The election of new board members followed the resignation of the old board which comprised the main funders of Sithengi, namely the National Film & Video Foundation (NFVF), SABC, Department of Arts & Culture (DAC) and the Department of Communication (DoC) as one industry representative.
The following 15 industry members were elected as new Sithengi board members:
Dorothy Brislin, Harriet Gavshon, Nicola Rauch, Richard Nosworthy, Firdoze Bulbulia, Faith Isiakpere, Judi Nwokedi, Mariam Sha, David Forbes, Bobby Amm, Dezi Rorich, Lebone Maema, Carolyn Carew, Cathrine Meyburgh and Zeletu Nondumo.
According to the articles of association of the Film and TV Market Initiative section 24 company t/a Sithengi, the board should be comprised of a minimum of 7 and a maximum of 15 members. It was decided at the general meeting to limit the number of board members to 15 to allow for co-opting further board members at a later stage if necessary.
Eddie Mbalo, the former chairman of Sithengi and CEO of the NFVF presented a legal opinion by attorney Mark Rosin on the standing of Sithengi. Rosin’s letter addressed to Mbalo opens with the words “I refer to the newsletter 35/2007 published by Screenafrica.com as well as a letter from Sithengi’s auditors, Nexia Cape Town of 17 September 2007.’ He then goes on to say that he has “not had an opportunity to examine the accounts of Sithengi, the various agreements with debtors or conducted a due diligence in respect of (the) status or as to the prospects of success in being able to recover amounts which are owed. I therefore send this to you with those caveats and simply as a starting point from which we may explore the matter further.’

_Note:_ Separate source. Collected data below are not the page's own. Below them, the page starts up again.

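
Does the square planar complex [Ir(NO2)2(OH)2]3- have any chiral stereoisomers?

no

A square has two trans pairs of vertices; adjacent vertices are cis.
The distinct arrangements are (2 in all): NO2 cis; NO2 trans.
Each arrangement has an internal mirror plane or centre of symmetry, so none is chiral.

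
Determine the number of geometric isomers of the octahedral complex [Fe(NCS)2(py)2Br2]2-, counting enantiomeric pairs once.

Systematic placement gives 5 geometric isomers: NCS trans, py trans, Br trans; NCS cis, py cis, Br trans; NCS cis, py trans, Br cis; NCS cis, py cis, Br cis (chiral); NCS trans, py cis, Br cis.

5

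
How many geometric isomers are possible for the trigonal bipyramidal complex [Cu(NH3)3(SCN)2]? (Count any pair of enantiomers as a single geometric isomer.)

3

In a trigonal bipyramid the two axial positions differ from the three equatorial ones.
Systematic placement gives 3 geometric isomers: SCN both equatorial; SCN one axial, one equatorial; SCN both axial.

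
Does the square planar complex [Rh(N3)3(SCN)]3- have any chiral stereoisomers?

no

Only one geometric arrangement is possible.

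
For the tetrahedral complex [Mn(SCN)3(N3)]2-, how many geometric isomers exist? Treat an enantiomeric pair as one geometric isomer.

1

Only one geometric arrangement is possible.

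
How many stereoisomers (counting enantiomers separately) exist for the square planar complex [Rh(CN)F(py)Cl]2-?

3

Systematic placement gives 3 geometric isomers: (CN/F trans, Cl/py trans); (CN/py trans, Cl/F trans); (CN/Cl trans, F/py trans).
Each arrangement has an internal mirror plane or centre of symmetry, so none is chiral.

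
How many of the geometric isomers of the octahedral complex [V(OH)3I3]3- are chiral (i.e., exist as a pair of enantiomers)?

An octahedron has six vertices in three trans pairs; every non-trans pair is cis.
Systematic placement gives 2 geometric isomers: OH mer; OH fac.
Each arrangement has an internal mirror plane or centre of symmetry, so none is chiral.

0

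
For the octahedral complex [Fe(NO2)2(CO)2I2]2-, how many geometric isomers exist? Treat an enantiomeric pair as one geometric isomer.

5

In an octahedral complex each vertex has one trans partner and four cis neighbours.
There are 5 geometric isomers: NO2 trans, CO trans, I trans; NO2 cis, CO trans, I cis; NO2 trans, CO cis, I cis; NO2 cis, CO cis, I cis (chiral); NO2 cis, CO cis, I trans.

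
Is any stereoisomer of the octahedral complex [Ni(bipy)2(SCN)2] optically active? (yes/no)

The six octahedral sites form three mutually perpendicular trans pairs.
Each bipy is bidentate and must span two cis positions.
There are 2 geometric isomers: SCN trans; SCN cis (chiral).
One of these lacks any improper symmetry element and so occurs as an enantiomeric pair, giving 2 + 1 = 3 stereoisomers in total.

yes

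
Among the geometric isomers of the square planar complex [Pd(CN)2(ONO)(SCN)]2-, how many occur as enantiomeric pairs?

0

A square has two trans pairs of vertices; adjacent vertices are cis.
Working through the distinct placements yields 2 geometric isomers: CN cis; CN trans.
Each arrangement has an internal mirror plane or centre of symmetry, so none is chiral.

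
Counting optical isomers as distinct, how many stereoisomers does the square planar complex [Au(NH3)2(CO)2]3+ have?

2

Systematic placement gives 2 geometric isomers: NH3 cis; NH3 trans.
Each arrangement has an internal mirror plane or centre of symmetry, so none is chiral.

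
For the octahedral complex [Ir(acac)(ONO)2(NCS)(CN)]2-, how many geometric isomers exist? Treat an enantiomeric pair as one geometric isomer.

The six octahedral sites form three mutually perpendicular trans pairs.
Each acac is bidentate and must span two cis positions.
There are 4 geometric isomers: ONO cis (3 arrangements, 2 chiral); ONO trans.

4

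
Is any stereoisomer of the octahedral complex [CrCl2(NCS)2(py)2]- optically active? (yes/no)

The six octahedral sites form three mutually perpendicular trans pairs.
The distinct arrangements are (5 in all): Cl trans, NCS trans, py trans; Cl trans, NCS cis, py cis; Cl cis, NCS cis, py trans; Cl cis, NCS cis, py cis (chiral); Cl cis, NCS trans, py cis.
One of these lacks any improper symmetry element and so occurs as an enantiomeric pair, giving 5 + 1 = 6 stereoisomers in total.

yes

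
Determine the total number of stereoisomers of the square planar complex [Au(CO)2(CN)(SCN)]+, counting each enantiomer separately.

In a square planar complex each vertex has one trans partner and two cis neighbours.
There are 2 geometric isomers: CO cis; CO trans.
Each arrangement has an internal mirror plane or centre of symmetry, so none is chiral.

2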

The letter goes on to say that “the members need to decide whether they need to wind up the affairs of the company in its current circumstances. This means a critical and clear look at the opportunities of recovery in relation to monies owed to Sithengi. If there are realistic opportunities, then these should be followed without delay. If not, then the company must be placed into liquidation …
“Against that background and given that there is a sentiment of members wishing to retain the name and continue working for the good of the Festival and Market and the company in general, I think that it would be prudent to hand over the reigns to a board of directors which would be charged with and would undertake this activity with vigour.’

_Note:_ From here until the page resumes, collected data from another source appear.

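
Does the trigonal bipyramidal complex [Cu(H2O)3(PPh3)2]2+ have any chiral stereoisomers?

no

In a trigonal bipyramid the two axial positions differ from the three equatorial ones.
The distinct arrangements are (3 in all): PPh3 both equatorial; PPh3 one axial, one equatorial; PPh3 both axial.
Each arrangement has an internal mirror plane or centre of symmetry, so none is chiral.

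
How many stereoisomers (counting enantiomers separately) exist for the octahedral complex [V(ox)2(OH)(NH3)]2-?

Each ox is bidentate and must span two cis positions.
There are 2 geometric isomers: OH and NH3 mutually trans; OH and NH3 mutually cis (chiral).
One of these lacks any improper symmetry element and so occurs as an enantiomeric pair, giving 2 + 1 = 3 stereoisomers in total.

3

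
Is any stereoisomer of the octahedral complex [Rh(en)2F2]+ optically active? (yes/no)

In an octahedral complex each vertex has one trans partner and four cis neighbours.
Each en is bidentate and must span two cis positions.
There are 2 geometric isomers: F trans; F cis (chiral).
One of these lacks any improper symmetry element and so occurs as an enantiomeric pair, giving 2 + 1 = 3 stereoisomers in total.

yes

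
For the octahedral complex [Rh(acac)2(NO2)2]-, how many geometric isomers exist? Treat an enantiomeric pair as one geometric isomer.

2

In an octahedral complex each vertex has one trans partner and four cis neighbours.
Each acac is bidentate and must span two cis positions.
Systematic placement gives 2 geometric isomers: NO2 trans; NO2 cis (chiral).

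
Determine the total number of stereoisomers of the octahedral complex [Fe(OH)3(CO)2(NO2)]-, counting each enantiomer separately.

3

There are 3 geometric isomers: OH mer, CO trans; OH mer, CO cis; OH fac, CO cis.
Each arrangement has an internal mirror plane or centre of symmetry, so none is chiral.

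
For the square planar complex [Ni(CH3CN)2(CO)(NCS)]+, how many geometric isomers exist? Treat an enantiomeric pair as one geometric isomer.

2

A square has two trans pairs of vertices; adjacent vertices are cis.
Working through the distinct placements yields 2 geometric isomers: CH3CN cis; CH3CN trans.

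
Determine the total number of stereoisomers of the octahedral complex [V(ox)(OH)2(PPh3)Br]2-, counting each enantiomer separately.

6

The six octahedral sites form three mutually perpendicular trans pairs.
Each ox is bidentate and must span two cis positions.
The distinct arrangements are (4 in all): OH cis (3 arrangements, 2 chiral); OH trans.
Of these, 2 lack any improper symmetry element and so occur as enantiomeric pairs, giving 4 + 2 = 6 stereoisomers in total.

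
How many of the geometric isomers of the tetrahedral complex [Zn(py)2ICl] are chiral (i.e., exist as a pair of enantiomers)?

0

All four vertices of a tetrahedron are equivalent and mutually adjacent, so cis/trans isomerism cannot arise.
Only one geometric arrangement is possible.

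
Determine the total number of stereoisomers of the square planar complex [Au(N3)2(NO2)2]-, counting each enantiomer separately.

2

In a square planar complex each vertex has one trans partner and two cis neighbours.
Systematic placement gives 2 geometric isomers: N3 cis; N3 trans.
Each arrangement has an internal mirror plane or centre of symmetry, so none is chiral.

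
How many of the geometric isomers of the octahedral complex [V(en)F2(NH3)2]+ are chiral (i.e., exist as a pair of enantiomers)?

Each en is bidentate and must span two cis positions.
There are 3 geometric isomers: F trans, NH3 cis; F cis, NH3 cis (chiral); F cis, NH3 trans.
One of these lacks any improper symmetry element and so occurs as an enantiomeric pair, giving 3 + 1 = 4 stereoisomers in total.

1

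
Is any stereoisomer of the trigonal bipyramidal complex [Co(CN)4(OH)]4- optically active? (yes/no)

A trigonal bipyramid has two axial and three equatorial sites, which are chemically inequivalent.
Working through the distinct placements yields 2 geometric isomers: OH equatorial; OH axial.
Each arrangement has an internal mirror plane or centre of symmetry, so none is chiral.

no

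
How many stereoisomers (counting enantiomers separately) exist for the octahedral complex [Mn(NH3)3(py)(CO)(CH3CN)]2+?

5

Working through the distinct placements yields 4 geometric isomers: NH3 mer (3 arrangements); NH3 fac (chiral).
One of these lacks any improper symmetry element and so occurs as an enantiomeric pair, giving 4 + 1 = 5 stereoisomers in total.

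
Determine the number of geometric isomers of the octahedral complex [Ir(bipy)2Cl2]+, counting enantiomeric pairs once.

An octahedron has six vertices in three trans pairs; every non-trans pair is cis.
Each bipy is bidentate and must span two cis positions.
Systematic placement gives 2 geometric isomers: Cl trans; Cl cis (chiral).

2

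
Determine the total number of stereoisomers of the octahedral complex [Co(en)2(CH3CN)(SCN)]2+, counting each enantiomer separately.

3

The six octahedral sites form three mutually perpendicular trans pairs.
Each en is bidentate and must span two cis positions.
The distinct arrangements are (2 in all): CH3CN and SCN mutually trans; CH3CN and SCN mutually cis (chiral).
One of these lacks any improper symmetry element and so occurs as an enantiomeric pair, giving 2 + 1 = 3 stereoisomers in total.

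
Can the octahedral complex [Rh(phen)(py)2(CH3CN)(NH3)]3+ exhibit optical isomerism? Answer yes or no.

yes

The six octahedral sites form three mutually perpendicular trans pairs.
Each phen is bidentate and must span two cis positions.
There are 4 geometric isomers: py cis (3 arrangements, 2 chiral); py trans.
Of these, 2 lack any improper symmetry element and so occur as enantiomeric pairs, giving 4 + 2 = 6 stereoisomers in total.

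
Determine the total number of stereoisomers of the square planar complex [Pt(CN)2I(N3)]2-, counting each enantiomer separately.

2

A square has two trans pairs of vertices; adjacent vertices are cis.
There are 2 geometric isomers: CN cis; CN trans.
Each arrangement has an internal mirror plane or centre of symmetry, so none is chiral.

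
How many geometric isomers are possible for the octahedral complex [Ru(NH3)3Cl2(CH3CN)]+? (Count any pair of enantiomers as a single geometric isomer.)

3

In an octahedral complex each vertex has one trans partner and four cis neighbours.
There are 3 geometric isomers: NH3 mer, Cl cis; NH3 mer, Cl trans; NH3 fac, Cl cis.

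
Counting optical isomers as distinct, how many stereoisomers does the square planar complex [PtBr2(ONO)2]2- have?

A square has two trans pairs of vertices; adjacent vertices are cis.
There are 2 geometric isomers: Br cis; Br trans.
Each arrangement has an internal mirror plane or centre of symmetry, so none is chiral.

2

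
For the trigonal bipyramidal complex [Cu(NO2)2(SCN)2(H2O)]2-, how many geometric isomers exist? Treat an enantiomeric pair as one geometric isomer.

In a trigonal bipyramid the two axial positions differ from the three equatorial ones.
Exhaustive case analysis gives 5 geometric isomers.

5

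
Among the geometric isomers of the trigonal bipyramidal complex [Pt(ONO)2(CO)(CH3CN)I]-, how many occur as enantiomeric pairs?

3

In a trigonal bipyramid the two axial positions differ from the three equatorial ones.
Systematic enumeration (placing each ligand type in turn and discarding arrangements equivalent by rotation or reflection) gives 7 geometric isomers.
Of these, 3 lack any improper symmetry element and so occur as enantiomeric pairs, giving 7 + 3 = 10 stereoisomers in total.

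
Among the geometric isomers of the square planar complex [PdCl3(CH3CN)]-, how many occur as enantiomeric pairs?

In a square planar complex each vertex has one trans partner and two cis neighbours.
Only one geometric arrangement is possible.

0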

It was raised at the meeting that If the SABC pays its outstanding debt of approximately R800,000 and the National Lotteries Board (NLB) honours its undertaking to pay a final instalment of R1.9m, then Sithengi will be placed on a sound financial footing. The NLB has, however, contested its obligation to pay on the basis that Sithengi did not comply with the terms of the agreement and had failed to properly account for the funds provided by the NLB.
The new board agreed to meet at the earliest opportunity to elect a chairperson and to plan Sithengi’s future direction.